A defendant violates the FCA if he “knowingly makes, uses, or causes to be made or used, a false record or statement material to a false or fraudulent claim.” A statement is made “knowingly” if it is made with actual knowledge of its falsity, deliberate ignorance of its truth or falsity, or reckless disregard of its truth or falsity. Earlier this month the U.S. Supreme Court in United States ex rel. Schutte v. Supervalu Inc., 143 S.Ct. 1391 (2023), clarified that this is purely a subjective test: as long as the representer believed his representation was false, liability follows regardless of whether truth or falsity was objectively ambiguous.

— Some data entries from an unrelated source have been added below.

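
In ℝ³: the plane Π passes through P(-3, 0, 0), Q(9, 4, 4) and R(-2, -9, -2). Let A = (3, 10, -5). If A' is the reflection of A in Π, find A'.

PQ = (12, 4, 4), PR = (1, -9, -2); a normal to Π is PQ × PR = (28, 28, -112).
Using P: Π has equation 28x + 28y - 112z = -84.
λ = (n·A − d)/|n|² = (924 − (-84))/14112 = 1/14.
Reflection = A − 2λn = (3, 10, -5) − (1/7)·(28, 28, -112) = (-1, 6, 11).

(-1, 6, 11)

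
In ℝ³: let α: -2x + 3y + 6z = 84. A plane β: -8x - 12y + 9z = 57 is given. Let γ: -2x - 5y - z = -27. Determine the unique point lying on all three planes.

Solving the 3×3 linear system -2x + 3y + 6z = 84, -8x - 12y + 9z = 57, -2x - 5y - z = -27 (e.g. by elimination or Cramer's rule, determinant = -96) gives (-6, 6, 9).

(-6, 6, 9)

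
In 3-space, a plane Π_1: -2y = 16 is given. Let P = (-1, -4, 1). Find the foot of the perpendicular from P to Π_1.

(-1, -8, 1)

Foot = P − λn with λ = (n·P − d)/|n|² = (8 − 16)/4 = -2.
Foot = (-1, -4, 1) − (-2)·(0, -2, 0) = (-1, -8, 1).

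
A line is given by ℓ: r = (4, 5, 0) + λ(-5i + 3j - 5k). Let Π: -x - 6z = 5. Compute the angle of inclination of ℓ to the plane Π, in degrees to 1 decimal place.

48.5

sin θ = |n·v| / (|n||v|) = |35| / (√37 · √59) = 0.74910.
θ ≈ 48.5°.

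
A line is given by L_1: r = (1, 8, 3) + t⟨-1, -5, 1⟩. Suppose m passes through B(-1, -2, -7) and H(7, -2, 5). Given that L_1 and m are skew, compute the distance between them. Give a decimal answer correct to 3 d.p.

A direction vector for m is H − B = (8, 0, 12).
Common perpendicular direction n = (-1, -5, 1) × (8, 0, 12) = (-60, 20, 40).
With w = (-1, -2, -7) − (1, 8, 3) = (-2, -10, -10), w · n = -480.
Distance = |w · n| / |n| = |-480| / √5600 ≈ 6.414.

6.414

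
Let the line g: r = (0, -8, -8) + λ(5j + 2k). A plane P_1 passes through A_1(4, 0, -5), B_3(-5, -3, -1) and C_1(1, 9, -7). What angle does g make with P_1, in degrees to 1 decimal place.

38.0

A_1B_3 = (-9, -3, 4), A_1C_1 = (-3, 9, -2); a normal to P_1 is A_1B_3 × A_1C_1 = (-30, -30, -90).
Using A_1: P_1 has equation -30x - 30y - 90z = 330.
sin θ = |n·v| / (|n||v|) = |-330| / (√9900 · √29) = 0.61588.
θ ≈ 38.0°.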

A statement is “material” if it has “the tendency to influence, or be capable of influencing, the payment or receipt of money or property.” § 3729(b)(4). One way to gauge the materiality of a contractor’s statement is to consider whether the government paid a claim despite knowing the representation was false. In United States ex rel. Foreman v. AECOM, 19 F.4th 85 (2d Cir. 2021), cert. denied, 142 S.Ct. 2679 (2022), a defense contractor improperly billed the Army for work it never performed by inflating a statistic used to measure the time worked on the Army’s projects compared to their overall time on duty. On appeal, the court affirmed dismissal of this claim for lack of materiality because “the government had actual knowledge of AECOM’s non-compliance,” yet continued to pay AECOM’s claims. Id. at 118.
The wise government contractor assumes that all representations made in connection with a claim for payment are “material,” and takes care to verify that they are true to the best of his knowledge and belief after diligent inquiry into the facts.